One quirk of the Afghan electoral process is that each presidential candidate runs with two vice-presidents, usually of a different ethnicity in order to maximize appeal. Most of the candidates have done themselves justice by suitably diversifying their tickets.
Ghani has allied himself with former Gen. Abdul Rashid Dostum, an ethnic Uzbek, who as a running-mate could draw support from his base in the north, while Rassoul has added Habiba Sarobi, the first female vice-presidential candidate in Afghanistan's history and an ethnic Hazara. Not to be outdone, Abdullah has added former strongman and ethnic Hazara Mohammad Mohaqiq to his ticket.
The threat of ballot stuffing and rampant fraud that hindered the 2009 elections remains potent. It is feared that Karzai will somehow manipulate the results in his favor to maintain the influence and safety he and his relatives have come to enjoy during his time as president. He also wants to see that his legacy, however tarnished, endures.

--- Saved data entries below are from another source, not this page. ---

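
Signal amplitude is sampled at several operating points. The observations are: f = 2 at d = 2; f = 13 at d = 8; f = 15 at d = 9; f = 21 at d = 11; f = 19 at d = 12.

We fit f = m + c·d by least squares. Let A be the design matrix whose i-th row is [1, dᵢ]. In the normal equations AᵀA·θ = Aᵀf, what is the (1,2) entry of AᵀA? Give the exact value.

42

Row 1 ↔ basis 1, column 2 ↔ basis d, so (AᵀA)_{1,2} = Σᵢ d = (1)·(2) + (1)·(8) + (1)·(9) + (1)·(11) + (1)·(12) = 42.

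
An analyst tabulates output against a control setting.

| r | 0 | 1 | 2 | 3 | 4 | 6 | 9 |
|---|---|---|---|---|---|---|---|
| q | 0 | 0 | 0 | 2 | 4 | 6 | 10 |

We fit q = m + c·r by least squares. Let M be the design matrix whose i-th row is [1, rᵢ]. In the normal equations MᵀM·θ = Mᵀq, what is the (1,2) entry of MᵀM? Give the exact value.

Row 1 ↔ basis 1, column 2 ↔ basis r, so (MᵀM)_{1,2} = Σᵢ r = (1)·(0) + (1)·(1) + (1)·(2) + (1)·(3) + (1)·(4) + (1)·(6) + (1)·(9) = 25.

25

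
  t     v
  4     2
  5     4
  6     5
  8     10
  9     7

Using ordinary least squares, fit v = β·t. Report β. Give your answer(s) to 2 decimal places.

Entries of XᵀX: Σt·t = 222.
For Xᵀv: Σt·v = 201.
β = 201/222 = 0.905405.

β = 0.91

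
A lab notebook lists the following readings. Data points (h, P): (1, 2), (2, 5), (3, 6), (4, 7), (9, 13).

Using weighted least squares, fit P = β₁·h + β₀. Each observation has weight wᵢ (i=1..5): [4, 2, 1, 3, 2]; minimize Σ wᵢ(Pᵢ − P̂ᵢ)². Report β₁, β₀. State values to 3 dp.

β₁ = 1.335, β₀ = 1.354

The normal equations are: 231·β₁ + 41·β₀ = 364;  41·β₁ + 12·β₀ = 71.
Δ = 231·12 − 41² = 1091.
β₁ = (364·12 − 41·71)/1091 = 1457/1091; β₀ = (231·71 − 41·364)/1091 = 1477/1091.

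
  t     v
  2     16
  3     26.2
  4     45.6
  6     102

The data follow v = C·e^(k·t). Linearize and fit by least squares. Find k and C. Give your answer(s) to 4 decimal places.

With ln vᵢ as the transformed response and tᵢ as the regressor:
AᵀA = [[65.0000, 15.0000]; [15.0000, 4]], rhs = [58.3719, 14.4832]ᵀ  (here Σt = 15.0000, Σ(t)² = 65.0000, Σln v = 14.4832, Σt·ln v = 58.3719).
Slope k = (n·Σt·ln v − Σt·Σln v)/(n·Σ(t)² − (Σt)²) = (4·58.3719 − 15.0000·14.4832)/35.0000 = 0.46398; ln C = (Σln v − k·Σt)/n = 1.88089, so C = exp(1.88089) = 6.55931.

k = 0.4640, C = 6.5593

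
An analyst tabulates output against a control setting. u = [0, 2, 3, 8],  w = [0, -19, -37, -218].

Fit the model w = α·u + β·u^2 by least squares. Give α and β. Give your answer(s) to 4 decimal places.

AᵀA·[α, β]ᵀ = Aᵀw reads: 77·α + 547·β = -1893;  547·α + 4193·β = -14361.
Eliminating β: 4193·(row 1) − 547·(row 2) gives 23652·α = 4193·(-1893) − 547·(-14361) = -81882, so α = -4549/1314.
Then β = ((-14361) − 547·(-4549/1314))/4193 = -3907/1314.

α = -3.4619, β = -2.9734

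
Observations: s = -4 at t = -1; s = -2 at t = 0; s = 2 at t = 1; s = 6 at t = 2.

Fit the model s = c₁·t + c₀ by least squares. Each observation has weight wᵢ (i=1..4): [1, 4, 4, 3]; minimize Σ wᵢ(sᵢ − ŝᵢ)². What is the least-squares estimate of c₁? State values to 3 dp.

c₁ = 3.659

Normal-equation sums: Σwᵢ·t·t = 17, Σwᵢ·t = 9, Σwᵢ·1 = 12.
Moment sums: Σwᵢ·t·s = 48, Σwᵢ·s = 14.
So MᵀWM·[c₁, c₀]ᵀ = MᵀWs: [[17, 9]; [9, 12]]·[c₁, c₀]ᵀ = [48, 14]ᵀ.
Eliminating c₀: 12·(row 1) − 9·(row 2) gives 123·c₁ = 12·48 − 9·14 = 450, so c₁ = 150/41.
Then c₀ = (14 − 9·(150/41))/12 = -194/123.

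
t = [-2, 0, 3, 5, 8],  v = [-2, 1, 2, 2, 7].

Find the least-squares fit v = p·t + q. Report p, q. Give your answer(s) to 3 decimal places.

Sums needed: Σt·t = 102, Σt = 14, Σ1 = 5.
Right-hand side: Σt·v = 76, Σv = 10.
Determinant 102·5 − 14² = 314.
p = (76·5 − 14·10)/314 = 120/157; q = (102·10 − 14·76)/314 = -22/157.

p = 0.764, q = -0.140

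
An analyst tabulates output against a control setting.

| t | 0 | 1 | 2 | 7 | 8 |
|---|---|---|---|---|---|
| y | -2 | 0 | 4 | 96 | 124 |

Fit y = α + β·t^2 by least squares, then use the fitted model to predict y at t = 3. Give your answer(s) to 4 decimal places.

Entries of MᵀM: Σ1 = 5, Σt^2 = 118, Σt^2·t^2 = 6514.
Right-hand side: Σy = 222, Σt^2·y = 12656.
Normal equations: [[5, 118]; [118, 6514]]·[α, β]ᵀ = [222, 12656]ᵀ.
Determinant 5·6514 − 118² = 18646.
α = (222·6514 − 118·12656)/18646 = -23650/9323; β = (5·12656 − 118·222)/18646 = 18542/9323.
At t = 3: ŷ = (-23650/9323)·(1) + (18542/9323)·(9) = 143228/9323.

ŷ = 15.3629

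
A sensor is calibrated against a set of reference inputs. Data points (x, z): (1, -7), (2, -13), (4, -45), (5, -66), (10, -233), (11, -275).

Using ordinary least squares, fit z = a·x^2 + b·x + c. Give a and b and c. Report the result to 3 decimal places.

The normal system MᵀM·[a, b, c]ᵀ = Mᵀz is [[25539, 2529, 267]; [2529, 267, 33]; [267, 33, 6]]·[a, b, c]ᵀ = [-59004, -5898, -639]ᵀ.
Row-reducing yields a = -415/208, b = -651/208, c = -1/2.

a = -1.995, b = -3.130, c = -0.500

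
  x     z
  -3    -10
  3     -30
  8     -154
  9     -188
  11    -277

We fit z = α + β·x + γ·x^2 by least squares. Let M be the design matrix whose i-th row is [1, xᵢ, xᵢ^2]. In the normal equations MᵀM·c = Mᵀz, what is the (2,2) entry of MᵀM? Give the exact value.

284

Row 2 ↔ basis x, column 2 ↔ basis x, so (MᵀM)_{2,2} = Σᵢ (x)·(x) = (-3)·(-3) + (3)·(3) + (8)·(8) + (9)·(9) + (11)·(11) = 284.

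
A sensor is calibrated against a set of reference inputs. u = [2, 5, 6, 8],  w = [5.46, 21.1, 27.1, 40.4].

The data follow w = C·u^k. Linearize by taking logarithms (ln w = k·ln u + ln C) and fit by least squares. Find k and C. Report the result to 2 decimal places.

k = 1.45, C = 2.01

Linearized form: ln w = k·ln u + ln C. From the 4 transformed points,
XᵀX = [[10.6052, 6.1738]; [6.1738, 4]], rhs = [19.6877, 11.7451]ᵀ  (here Σln u = 6.1738, Σ(ln u)² = 10.6052, Σln w = 11.7451, Σln u·ln w = 19.6877).
Solving (det = 4.3053): k = 1.44917, ln C = 0.69956, so C = exp(0.69956) = 2.01287.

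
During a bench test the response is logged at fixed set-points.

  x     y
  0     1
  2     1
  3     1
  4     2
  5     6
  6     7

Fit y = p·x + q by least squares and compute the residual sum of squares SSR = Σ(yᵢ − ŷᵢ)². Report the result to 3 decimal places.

SSR = 11.214

Entries of AᵀA: Σx·x = 90, Σx = 20, Σ1 = 6.
Moment sums: Σx·y = 85, Σy = 18.
AᵀA·[p, q]ᵀ = Aᵀy becomes [[90, 20]; [20, 6]]·[p, q]ᵀ = [85, 18]ᵀ.
det = 90·6 − 20² = 140.
p = (85·6 − 20·18)/140 = 15/14; q = (90·18 − 20·85)/140 = -4/7.
Residuals: 11/7, -4/7, -23/14, -12/7, 17/14, 8/7; SSR = 157/14.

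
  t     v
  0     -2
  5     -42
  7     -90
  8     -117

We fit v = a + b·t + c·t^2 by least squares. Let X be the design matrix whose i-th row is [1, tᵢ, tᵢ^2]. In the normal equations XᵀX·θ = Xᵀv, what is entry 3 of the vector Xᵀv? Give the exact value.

-12948

Entry 3 ↔ basis t^2, so (Xᵀv)_{3} = Σᵢ (t^2)·vᵢ = (0)·(-2) + (25)·(-42) + (49)·(-90) + (64)·(-117) = -12948.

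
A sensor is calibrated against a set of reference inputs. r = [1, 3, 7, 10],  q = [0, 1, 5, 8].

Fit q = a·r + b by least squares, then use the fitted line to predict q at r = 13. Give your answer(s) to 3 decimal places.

AᵀA·[a, b]ᵀ = Aᵀq reads: 159·a + 21·b = 118;  21·a + 4·b = 14.
(Σr·r = 159, Σr = 21, Σ1 = 4, Σr·q = 118, Σq = 14.)
det = 159·4 − 21² = 195.
a = (118·4 − 21·14)/195 = 178/195; b = (159·14 − 21·118)/195 = -84/65.
At r = 13: q̂ = (178/195)·(13) + (-84/65)·(1) = 2062/195.

q̂ = 10.574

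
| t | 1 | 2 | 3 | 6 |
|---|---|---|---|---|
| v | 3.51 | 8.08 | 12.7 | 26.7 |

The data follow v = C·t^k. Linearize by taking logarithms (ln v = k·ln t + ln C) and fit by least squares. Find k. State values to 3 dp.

k = 1.132

Let Y = ln v. Fitting Y = k·ln t + ln C by least squares:
Σln t = 3.5835, Σ(ln t)² = 4.8978, Σln v = 9.1713, Σln t·ln v = 10.1258.
Equations: 4.8978·k + 3.5835·ln C = 10.1258;  3.5835·k + 4·ln C = 9.1713.
Slope k = (n·Σln t·ln v − Σln t·Σln v)/(n·Σ(ln t)² − (Σln t)²) = (4·10.1258 − 3.5835·9.1713)/6.7496 = 1.13160; ln C = (Σln v − k·Σln t)/n = 1.27904.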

In Afghanistan, with billions of dollars of foreign aid still pouring in, graft has become a way of life. Many powerful figures in Afghanistan will be eager to endorse and support, even violently, the candidate who is most willing to protect their interests. This will play a powerful role in a country still racked by tribalism and cause grief to the donors who are sick of watching their money end up in the hands of corrupt officials or warlords.
It is believed that intimidation by the Taliban will cause at least 10% of polling stations to shut. This is on top of the fact that 21 million voter cards have been distributed beyond the estimated 13.5 million eligible voters.
Additionally, the shadow of Pakistan's intelligence service, the Inter-Services Intelligence (ISI), continues to loom large. Many Afghans believe Pakistan is bankrolling the Taliban to maintain influence over their crippled homeland.
Add tribalism, corruption, sectarianism, a lucrative drug-trade, an ongoing insurgency, plus foreign influence, and you have an Afghan election.
The Independent Election Commission (IEC) will have its hands full when citizens go to the polls. Approximately 200,000 Afghan personnel will be deployed to protect the election, in what is the largest military operation in the country since the initial invasion back in 2001, to allow Afghans the choice of who will lead their country at this critical juncture in its rocky history.
The View from Washington
What Washington wants more than anything is an independent Afghanistan that is able to grow and develop into a modern democratic country peacefully. To do this, Afghanistan requires stability and the ability of the central government to effectively counter both the Taliban and terrorist elements alike.
The US fears abandoning its nation-building efforts too early and wasting what precious little it has gained. The mission it set out to accomplish over a decade ago is nowhere near being accomplished.
At this point, America and its allies realize how far Afghanistan is from successful sustainability. Continued American military presence through the BSA would provide the best chance of maintaining the tenuous status quo long enough to train and finance the ANSF to the level necessary to ensure the survival of the state. Without an American presence, there is the all-too-real possibility that the Taliban could make enough gains to the point where Afghanistan descends into civil war once again.
It may be a hard pill to swallow in Washington, but Afghanistan will soon be out of its hands. Whoever assumes the presidential post will become a necessary ally of the White House. Whether he is their man in Kabul or not, the task ahead is herculean — but success, however remote, is still achievable.
The views expressed in this article are the author's own and do not necessarily reflect Fair Observer’s editorial policy.